Me llamó mucho y positivamente la atención, pasión, cordialidad y gentileza de los responsables de la guarda de la reserva. Todos son personas muy jóvenes, sin duda apasionados de su trabajo, pues lo saben indispensable para mantener el equilibrio del ecosistema de la zona, y para dar las pautas a cada visitante. Pero esa pasión y trabajo responsable se enfrentan también a visitantes irrespetuosos que ensucian, incumplen las indicaciones y faltan el respeto a quienes son la autoridad en esos lugares. Así también, ruidosos cuatrimotos y areneros rompen el equilibrio natural y afectan a toda la reserva, que es un gran todo en el que lo que sucede en un sector repercute en toda el área.
Estos guardaparques, que nos atendieron con total profesionalismo y diligencia, deben recibir de parte de sus autoridades mejores condiciones de trabajo. Se calcinan bajo un sol abrasador y a expensas de temperaturas muy altas o bajas, y vientos intensos conocidos como las famosas “paracas” que, cual tormenta de arena, pueden hacer imposible hasta el desplazamiento.

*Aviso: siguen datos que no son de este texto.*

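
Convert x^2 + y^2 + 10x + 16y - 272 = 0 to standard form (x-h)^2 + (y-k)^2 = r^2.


h = -D/2 = -10/2 = -5
k = -E/2 = -16/2 = -8
r^2 = h^2 + k^2 - F = 25 + 64 + 272 = 361
r = 19

Center (-5, -8), radius = 19


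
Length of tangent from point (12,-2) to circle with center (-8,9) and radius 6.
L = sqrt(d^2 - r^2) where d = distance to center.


d = sqrt((12+ 8)^2 + (-2-9)^2) = sqrt(400+121) = 22.8254
L = sqrt(521.0000 - 36) = sqrt(485.0000) = 22.0227

22.0227


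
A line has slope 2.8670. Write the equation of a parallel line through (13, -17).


Parallel lines have equal slopes.
m2 = 2.8670
b2 = -17 - 2.8670*13 = -54.2710

y = 2.8670x - 54.2710


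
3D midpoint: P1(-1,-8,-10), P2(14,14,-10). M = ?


Mx = (-1+14)/2 = 6.5000
My = (-8+14)/2 = 3.0000
Mz = (-10- 10)/2 = -10.0000

M = (6.5000, 3.0000, -10.0000)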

Nos esperaban al ingreso a la Reserva, bajo unas ramadas que en nada los cubren del sol y con unos cobertizos realmente precarios. Ello, agravado por la vestimenta que tienen, que está lejos de ser las más eficientes para el cuidado de su piel, su salud en general, la vista, el sistema respiratorio y la eficiencia en su labor. Hoy por hoy, la ciencia ha avanzado mucho y estas personas deberían tener, para su uso, equipamiento realmente de última generación, que les permita cumplir su deber y hacerlo en las mejores condiciones. Y eso se refiere no solo a vestimenta, sino también a espacios de trabajo, a baños adecuados, cobertizos apropiados y áreas con suficiente protección contra el sol. Los guardianes no están solo al ingreso de la reserva, están en cada playa, en cada recodo, en el borde del mar; y a la cordialidad de ellos se enfrentan las dificultades de su propio trabajo, agravado por condiciones altamente inadecuadas.
Paracas requiere, no obstante el esfuerzo que ellos realizan, de mayor atención, de pautas de conducta más estrictas y de un proceso de toma de conciencia que nos obligue a un mayor cuidado y protección. Los ruidos disturbadores, los motores y los deportes que atenten contra la paz de esa naturaleza deberían ser suspendidos. La costa peruana es inmensa y debe haber más de una bahía igualmente propicia para deportes invasivos; pero no esta que es altamente frágil.
Lo que se puede vivir en la Reserva Nacional de Paracas es una experiencia única de contacto directo con lo más puro de la naturaleza, con formas vivas de la misma creación. Y también con espectáculos de luz, sonidos naturales, movimiento de la arena que crean formas ondulantes en los perfiles del horizonte y con expresiones naturales de especies que, estando bajo nuestro cuidado y responsabilidad, deben pervivir por muchas generaciones.